Non-resident Sales are Taxed

Moving house can be pretty stressful, when you have to line up all the finances, paperwork, packing up, getting a moving truck and so on. However, if it is a move out of the country, there are still more things to consider.

In a standard Agreement of Purchase and Sale, a person selling their home in Canada must be able to declare that, for the purposes of Canadian taxation, they are a resident of Canada. If he cannot, he must provide the purchaser with a certificate of compliance from the Canada Revenue Agency (CRA). While most of us think that proceeds from the sale of a principle residence are not taxed, that doesn’t hold for non-residents. Profit from the sale of a property may be subject to capital gains tax unless an exemption is obtained from the CRA.

(To determine whether you are a non-resident for income tax purposes, visit the CRA’s website at cra-arc.gc.ca/tx/nnrsdnts/ndvdls/nnrs-eng.html.)

“When a non-resident taxpayer sells taxable Canadian property – which includes real estate – they are required to file for a 116 Tax Certificate (Form T2062) with CRA within 10 days of the sale,” says Tannis Dawson, a tax and financial planning expert with Investors Group.

The certificate can take two to three months to obtain; in the absence of the certificate, the buyer becomes liable for any tax owed by the non-resident seller.

“If the seller leaves and doesn’t pay the tax, the government has decided it has the right to collect against the buyer,” says Ray Leclair, real estate lawyer and vice-president at TitlePLUS. “So, to protect the buyer, it put in a provision that says if the seller is a non-resident, the buyer has the right to withhold up to 25% of the purchase price” until the seller produces a certificate of compliance from the CRA. That withheld amount is put in a trust account by the buyer’s solicitor.

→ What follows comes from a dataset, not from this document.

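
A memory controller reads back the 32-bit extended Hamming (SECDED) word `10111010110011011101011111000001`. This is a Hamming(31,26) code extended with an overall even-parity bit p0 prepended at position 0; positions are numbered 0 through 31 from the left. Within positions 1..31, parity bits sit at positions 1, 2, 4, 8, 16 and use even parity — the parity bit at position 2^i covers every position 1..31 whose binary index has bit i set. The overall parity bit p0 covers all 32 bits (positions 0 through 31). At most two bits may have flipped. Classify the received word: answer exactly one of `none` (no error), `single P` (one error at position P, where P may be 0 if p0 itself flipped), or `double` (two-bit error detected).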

Caroline Blake, a British citizen who was a Canadian resident, moved to a new job in the U.K. and then sold her Toronto home. She says her solicitor first told her about the need to obtain this tax certificate a couple of weeks before closing. At the time the deal closed, the buyer of her Toronto property had the right to withhold 25% of the purchase price until Ms. Blake was able to provide the certificate. However, Ms. Blake’s solicitor had assured her that even with the 25% withholding tax, there was enough equity in the home to cover closing costs and pay off the mortgage. Ms. Blake returned to Canada last month to finalize the sale of her home.

“The night before I flew back, the solicitor sent me an email, effectively saying, ‘Whoops, sorry, I made a mistake. There isn’t enough equity in the house. Could you please come with a $32,000 cheque,'” says Ms. Blake. “I sent her a very curt note saying, ‘We’ve left the country – it’s not as if we have a spare $32,000 in our Canadian bank accounts, so you’d better come up with an alternative.'”

Because Ms. Blake sold her home after she had left Canada, she was not allowed to sign the declaration saying she was a resident for tax purposes. But because she sold her house at a loss, she will not have any capital gains to be taxed. In order to close the sale, her real estate agent and the buyer’s agent agreed to wait for their commissions until the compliance certificate is obtained and the 25% withholding tax is released.

Advisors say this situation could have been avoided.

“They could have got this certificate before they started marketing, as soon as they knew they were selling the property,” says Mr. Leclair. This would then have been given to the buyer so they would not be on the hook for any unpaid tax.

Ms. Dawson says the CRA will issue a certificate before a sale actually occurs, using the price you expect to get for the property. If there is tax payable, the seller pays the tax or provides security to the CRA that the tax will be paid (just what this security could consist of, the CRA says “you or your representative should contact the Revenue Collections Division of the applicable Tax Services Office.”)

The seller must file a tax return for the year the sale of the home took place. Any overpayment of the tax can be refunded. Other costs such as real estate fees, legal fees, and any other closing costs could be set off on your general taxes against any gain to reduce the tax you may have to pay.